Walaupun guru dan pengajar bukan satu-satunya faktor penentu
keberhasilan pendidikan tetapi pengajaran merupakan titik sentral pendidikan,
juga sebagai cermin kualitas. Tenaga pengajar memberikan andil besar pada
kualitas pendidikan yang menjadi tanggung jawabnya. Kualitas guru dan
pengajar yang rendah juga dipengaruhi oleh masih rendahnya tingkat
kesejahteraan guru.
3. Kesejahteraan Guru
Kesejahteraan guru merupakan aspek penting yang harus diperhatikan
oleh pemerintah dalam menunjang terciptanya kinerja yang semakin membaik
di kalangan pendidik. Namun kenyataannya masalah kesejahteraan guru belum
mendapatkan perhatian besar dari pemerintah. Rendahnya kesejahteraan guru
mempunyai peran dalam membuat rendahnya kualitas pendidikan.
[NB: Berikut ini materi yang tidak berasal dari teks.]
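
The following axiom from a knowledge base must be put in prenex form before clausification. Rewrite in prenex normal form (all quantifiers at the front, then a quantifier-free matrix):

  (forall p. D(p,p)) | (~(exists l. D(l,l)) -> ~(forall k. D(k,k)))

forall p. exists l. exists k. (D(p,p) | D(l,l) | ~D(k,k))

Eliminate → and ↔ using ¬ and ∨.
  (forall p. D(p,p)) | ~~(exists l. D(l,l)) | ~(forall k. D(k,k))
Move each ¬ inward, flipping quantifiers it crosses:
  (forall p. D(p,p)) | (exists l. D(l,l)) | (exists k. ~D(k,k))
All bound variables are already distinct, so no renaming is needed.
Extract every quantifier outward, since the variables are now distinct and don't occur free across branches:
  forall p. exists l. exists k. (D(p,p) | D(l,l) | ~D(k,k))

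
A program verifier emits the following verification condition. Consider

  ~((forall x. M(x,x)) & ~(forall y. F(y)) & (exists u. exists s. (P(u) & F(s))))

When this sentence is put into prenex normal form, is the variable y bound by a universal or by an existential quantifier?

universal

Push ¬ through the quantifiers and connectives to reach negation normal form:
  (exists x. ~M(x,x)) | (forall y. F(y)) | (forall u. forall s. (~P(u) | ~F(s)))
All bound variables are already distinct, so no renaming is needed.
Pull the quantifiers to the front (each side's bound variable is not free in the other side):
  exists x. forall y. forall u. forall s. (~M(x,x) | F(y) | ~P(u) | ~F(s))
The quantifier forall y sits under an even number of negations, so it remains universal.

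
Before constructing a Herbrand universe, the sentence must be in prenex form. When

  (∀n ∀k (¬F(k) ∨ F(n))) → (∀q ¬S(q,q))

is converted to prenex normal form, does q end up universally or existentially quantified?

Rewrite implications/biconditionals: A → B as ¬A ∨ B.
  ¬(∀n ∀k (¬F(k) ∨ F(n))) ∨ (∀q ¬S(q,q))
Drive negations inward (¬∀x A ≡ ∃x ¬A, ¬∃x A ≡ ∀x ¬A, De Morgan for ∧/∨):
  (∃n ∃k (F(k) ∧ ¬F(n))) ∨ (∀q ¬S(q,q))
Extract every quantifier outward, since the variables are now distinct and don't occur free across branches:
  ∃n ∃k ∀q (F(k) ∧ ¬F(n) ∨ ¬S(q,q))
The quantifier ∀q sits under an even number of negations (counting the antecedent side of each →), so it remains universal.

universal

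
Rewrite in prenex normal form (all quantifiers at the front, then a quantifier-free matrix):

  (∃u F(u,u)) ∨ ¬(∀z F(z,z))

Move each ¬ inward, flipping quantifiers it crosses:
  (∃u F(u,u)) ∨ (∃z ¬F(z,z))
Finally move all quantifiers to the prefix:
  ∃u ∃z (F(u,u) ∨ ¬F(z,z))

∃u ∃z (F(u,u) ∨ ¬F(z,z))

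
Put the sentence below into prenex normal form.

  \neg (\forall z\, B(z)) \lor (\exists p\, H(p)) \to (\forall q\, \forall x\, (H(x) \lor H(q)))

\forall z\, \forall p\, \forall q\, \forall x\, (B(z) \land \neg H(p) \lor H(x) \lor H(q))

Rewrite implications/biconditionals: A → B as ¬A ∨ B.
  \neg (\neg (\forall z\, B(z)) \lor (\exists p\, H(p))) \lor (\forall q\, \forall x\, (H(x) \lor H(q)))
Drive negations inward (¬∀x A ≡ ∃x ¬A, ¬∃x A ≡ ∀x ¬A, De Morgan for ∧/∨):
  (\forall z\, B(z)) \land (\forall p\, \neg H(p)) \lor (\forall q\, \forall x\, (H(x) \lor H(q)))
All bound variables are already distinct, so no renaming is needed.
Extract every quantifier outward, since the variables are now distinct and don't occur free across branches:
  \forall z\, \forall p\, \forall q\, \forall x\, (B(z) \land \neg H(p) \lor H(x) \lor H(q))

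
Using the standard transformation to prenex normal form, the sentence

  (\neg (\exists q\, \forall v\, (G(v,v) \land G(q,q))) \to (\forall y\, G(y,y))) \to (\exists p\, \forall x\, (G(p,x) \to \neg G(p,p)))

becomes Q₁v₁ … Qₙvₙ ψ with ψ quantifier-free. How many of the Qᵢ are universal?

Rewrite implications/biconditionals: A → B as ¬A ∨ B.
  \neg (\neg \neg (\exists q\, \forall v\, (G(v,v) \land G(q,q))) \lor (\forall y\, G(y,y))) \lor (\exists p\, \forall x\, (\neg G(p,x) \lor \neg G(p,p)))
Drive negations inward (¬∀x A ≡ ∃x ¬A, ¬∃x A ≡ ∀x ¬A, De Morgan for ∧/∨):
  (\forall q\, \exists v\, (\neg G(v,v) \lor \neg G(q,q))) \land (\exists y\, \neg G(y,y)) \lor (\exists p\, \forall x\, (\neg G(p,x) \lor \neg G(p,p)))
Pull the quantifiers to the front (each side's bound variable is not free in the other side):
  \forall q\, \exists v\, \exists y\, \exists p\, \forall x\, ((\neg G(v,v) \lor \neg G(q,q)) \land \neg G(y,y) \lor \neg G(p,x) \lor \neg G(p,p))
The prefix is \forall q \exists v \exists y \exists p \forall x: 2 universal, 3 existential.

2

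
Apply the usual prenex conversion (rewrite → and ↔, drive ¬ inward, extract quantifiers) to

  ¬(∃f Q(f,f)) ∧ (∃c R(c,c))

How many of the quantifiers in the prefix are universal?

Drive negations inward (¬∀x A ≡ ∃x ¬A, ¬∃x A ≡ ∀x ¬A, De Morgan for ∧/∨):
  (∀f ¬Q(f,f)) ∧ (∃c R(c,c))
Extract every quantifier outward, since the variables are now distinct and don't occur free across branches:
  ∀f ∃c (¬Q(f,f) ∧ R(c,c))
The prefix is ∀f ∃c: 1 universal, 1 existential.

1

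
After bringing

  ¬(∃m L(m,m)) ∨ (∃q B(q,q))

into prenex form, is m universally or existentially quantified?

Push ¬ through the quantifiers and connectives to reach negation normal form:
  (∀m ¬L(m,m)) ∨ (∃q B(q,q))
Finally move all quantifiers to the prefix:
  ∀m ∃q (¬L(m,m) ∨ B(q,q))
The quantifier ∃m sits under an odd number of negations, so it flips to ∀m.

universal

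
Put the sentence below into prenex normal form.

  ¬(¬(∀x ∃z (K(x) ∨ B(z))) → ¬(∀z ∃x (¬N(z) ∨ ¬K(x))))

∃x ∀z ∀w ∃p (¬K(x) ∧ ¬B(z) ∧ (¬N(w) ∨ ¬K(p)))

First replace A → B with ¬A ∨ B.
  ¬(¬¬(∀x ∃z (K(x) ∨ B(z))) ∨ ¬(∀z ∃x (¬N(z) ∨ ¬K(x))))
Push ¬ through the quantifiers and connectives to reach negation normal form:
  (∃x ∀z (¬K(x) ∧ ¬B(z))) ∧ (∀z ∃x (¬N(z) ∨ ¬K(x)))
Give each quantifier a distinct variable: z↦w, x↦p.
  (∃x ∀z (¬K(x) ∧ ¬B(z))) ∧ (∀w ∃p (¬N(w) ∨ ¬K(p)))
Extract every quantifier outward, since the variables are now distinct and don't occur free across branches:
  ∃x ∀z ∀w ∃p (¬K(x) ∧ ¬B(z) ∧ (¬N(w) ∨ ¬K(p)))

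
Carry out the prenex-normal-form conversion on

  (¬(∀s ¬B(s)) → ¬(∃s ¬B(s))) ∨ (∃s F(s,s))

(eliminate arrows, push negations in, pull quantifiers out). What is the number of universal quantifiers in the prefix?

2

First replace A → B with ¬A ∨ B.
  ¬¬(∀s ¬B(s)) ∨ ¬(∃s ¬B(s)) ∨ (∃s F(s,s))
Move each ¬ inward, flipping quantifiers it crosses:
  (∀s ¬B(s)) ∨ (∀s B(s)) ∨ (∃s F(s,s))
Standardize variables apart so no two quantifiers bind the same name: s↦y, s↦t.
  (∀s ¬B(s)) ∨ (∀y B(y)) ∨ (∃t F(t,t))
Extract every quantifier outward, since the variables are now distinct and don't occur free across branches:
  ∀s ∀y ∃t (¬B(s) ∨ B(y) ∨ F(t,t))
The prefix is ∀s ∀y ∃t: 2 universal, 1 existential.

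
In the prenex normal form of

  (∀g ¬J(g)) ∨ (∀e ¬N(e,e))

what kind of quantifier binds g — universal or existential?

universal

All bound variables are already distinct, so no renaming is needed.
Pull the quantifiers to the front (each side's bound variable is not free in the other side):
  ∀g ∀e (¬J(g) ∨ ¬N(e,e))
The quantifier ∀g sits under an even number of negations, so it remains universal.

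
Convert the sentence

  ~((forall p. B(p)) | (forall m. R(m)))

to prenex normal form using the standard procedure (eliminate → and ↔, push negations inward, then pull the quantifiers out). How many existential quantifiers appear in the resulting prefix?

Push ¬ through the quantifiers and connectives to reach negation normal form:
  (exists p. ~B(p)) & (exists m. ~R(m))
Extract every quantifier outward, since the variables are now distinct and don't occur free across branches:
  exists p. exists m. (~B(p) & ~R(m))
The prefix is exists p exists m: 0 universal, 2 existential.

2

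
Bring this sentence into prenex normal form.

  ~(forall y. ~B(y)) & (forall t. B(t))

exists y. forall t. (B(y) & B(t))

Move each ¬ inward, flipping quantifiers it crosses:
  (exists y. B(y)) & (forall t. B(t))
All bound variables are already distinct, so no renaming is needed.
Pull the quantifiers to the front (each side's bound variable is not free in the other side):
  exists y. forall t. (B(y) & B(t))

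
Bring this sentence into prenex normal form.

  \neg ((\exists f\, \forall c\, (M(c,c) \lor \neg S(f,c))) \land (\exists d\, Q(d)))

Move each ¬ inward, flipping quantifiers it crosses:
  (\forall f\, \exists c\, (\neg M(c,c) \land S(f,c))) \lor (\forall d\, \neg Q(d))
All bound variables are already distinct, so no renaming is needed.
Pull the quantifiers to the front (each side's bound variable is not free in the other side):
  \forall f\, \exists c\, \forall d\, (\neg M(c,c) \land S(f,c) \lor \neg Q(d))

\forall f\, \exists c\, \forall d\, (\neg M(c,c) \land S(f,c) \lor \neg Q(d))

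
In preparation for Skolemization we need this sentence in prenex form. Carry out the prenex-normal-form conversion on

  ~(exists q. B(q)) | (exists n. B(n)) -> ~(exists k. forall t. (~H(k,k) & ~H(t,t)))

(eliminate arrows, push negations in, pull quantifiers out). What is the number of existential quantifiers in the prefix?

Eliminate → and ↔ using ¬ and ∨.
  ~(~(exists q. B(q)) | (exists n. B(n))) | ~(exists k. forall t. (~H(k,k) & ~H(t,t)))
Move each ¬ inward, flipping quantifiers it crosses:
  (exists q. B(q)) & (forall n. ~B(n)) | (forall k. exists t. (H(k,k) | H(t,t)))
Pull the quantifiers to the front (each side's bound variable is not free in the other side):
  exists q. forall n. forall k. exists t. (B(q) & ~B(n) | H(k,k) | H(t,t))
The prefix is exists q forall n forall k exists t: 2 universal, 2 existential.

2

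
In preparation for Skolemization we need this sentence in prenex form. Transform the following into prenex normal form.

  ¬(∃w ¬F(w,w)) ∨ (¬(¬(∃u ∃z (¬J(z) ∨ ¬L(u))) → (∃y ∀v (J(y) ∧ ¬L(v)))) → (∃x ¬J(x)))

∀w ∃u ∃z ∃y ∀v ∃x (F(w,w) ∨ ¬J(z) ∨ ¬L(u) ∨ J(y) ∧ ¬L(v) ∨ ¬J(x))

First replace A → B with ¬A ∨ B.
  ¬(∃w ¬F(w,w)) ∨ ¬¬(¬¬(∃u ∃z (¬J(z) ∨ ¬L(u))) ∨ (∃y ∀v (J(y) ∧ ¬L(v)))) ∨ (∃x ¬J(x))
Drive negations inward (¬∀x A ≡ ∃x ¬A, ¬∃x A ≡ ∀x ¬A, De Morgan for ∧/∨):
  (∀w F(w,w)) ∨ (∃u ∃z (¬J(z) ∨ ¬L(u))) ∨ (∃y ∀v (J(y) ∧ ¬L(v))) ∨ (∃x ¬J(x))
Finally move all quantifiers to the prefix:
  ∀w ∃u ∃z ∃y ∀v ∃x (F(w,w) ∨ ¬J(z) ∨ ¬L(u) ∨ J(y) ∧ ¬L(v) ∨ ¬J(x))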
Guru
sebagai tenaga kependidikan juga memiliki peran yang sentral dalam
penyelenggaraan suatu sistem pendidikan.
4. Mutu Sumber Daya Manusia Pengelola Pendidikan
Sumber daya pengelola pendidikan bukan hanya seorang guru atau
kepala sekolah, melainkan semua sumber daya yang secara langsung terlibat
dalam pengelolaan suatu satuan pendidikan. Rendahnya mutu dari Sumber
Daya Manusia pengelola pendidikan dapat menghambat keberlangsungan
proses pendidikan yang berkualitas, sehingga adaptasi dan sinkronisasi terhadap
berbagai program peningkatan kualitas pendidikan juga akan berjalan lamban.
5. Kurangnya Pemerataan Kesempatan Pendidikan
Kesempatan memperoleh pendidikan masih terbatas pada tingkat
Sekolah Dasar. Selain itu layanan pendidikan usia dini masih sangat terbatas.
Kegagalan pembinaan dalam usia dini akan menghambat pengembangan
sumber daya manusia secara keseluruhan. Oleh karena itu, diperlukan kebijakan
dan strategi pemerataan pendidikan yang tepat untuk mengatasi masalah
ketidakmerataan tersebut.
Rendahnya kesempatan pemerataan pendidikan karena mahalnya biaya
untuk memperoleh pendidikan menyebabkan masyarakat yang berpendapatan
atau yang kondisi ekonominya rendah lebih memilih untuk tidak
menyekolahkan anaknya dan anak-anak tersebut pun lebih memilih bekerja
untuk membantu orang tuanya dalam memenuhi kebutuhan hidupnya. Hal
tersebut adalah salah satu faktor yang menyebabkan rendahnya kesempatan
pemerataan pendidikan.
6. Relevansi Pendidikan Dengan Kebutuhan
Rendahnya relevansi pendidikan dengan kebutuhan dapat dilihat dari
banyaknya lulusan yang menganggur. Hal tersebut disebkan adanya
ketidakserasian antara hasil pendidikan dan kebutuhan dunia kerja. Ini
disebabkan kurikulum yang materinya kurang fungsional terhadap keterampilan
yang dibutuhkan ketika peserta didik memasuki dunia kerja.
7. Mahalnya Biaya Pendidikan
Pendidikan bermutu itu mahal. Kalimat ini sering muncul untuk
menjustifikasi mahalnya biaya yang harus dikeluarkan masyarakat untuk
mengenyam bangku pendidikan. Mahalnya biaya pendidikan dari Taman
Kanak-Kanak (TK) hingga Perguruan Tinggi (PT) membuat masyarakat miskin
tidak memiliki pilihan lain kecuali tidak bersekolah. Orang miskin tidak boleh
sekolah. Semakin mahalnya pendidikan tidak terlepas dari kebijakan
pemerintah yang menerapkan MBS (Manajemen Berbasis Sekolah). Pada
realitanya MBS lebih dimaknai sebagai suatu usaha untuk melakukan
mobilisasi dana. Oleh karena itu, komite sekolah/dewan pendidikan sebagai
organ MBS memiliki syarat adanya unsur pengusaha
8. Rendahnya Prestasi Siswa
Dengan rendahnya sarana fisik, kualitas guru dan kesejahteraan guru
pencapaian prestasi siswa pun menjadi tidak memuaskan. Padahal prestasi
siswa juga menjadi tolak ukur dari tinggi rendahnya kualitas pendidikan.
DAFTAR PUSTAKA
Adi Wibawa, Wigih.. 2013. Rendahnya Kualitas Pendidikan Di Negara
Indonesia diunduh dari Http://Wiare.Blogspot.Com/2013/02/Rendahnya-
Kualitas-Pendidikan-Di-Negara.Html, pada tanggal 23 Maret 2019.

Kulsum, Umi. Rendahnya Kualitas Pendidikan di Indonesia diunduh dari


http://jurnalilmiahtp2013.blogspot.com/2013/12/rendahnya-kualitas-
pendidikan-di_29.html, pada tanggal 23 Maret 2019.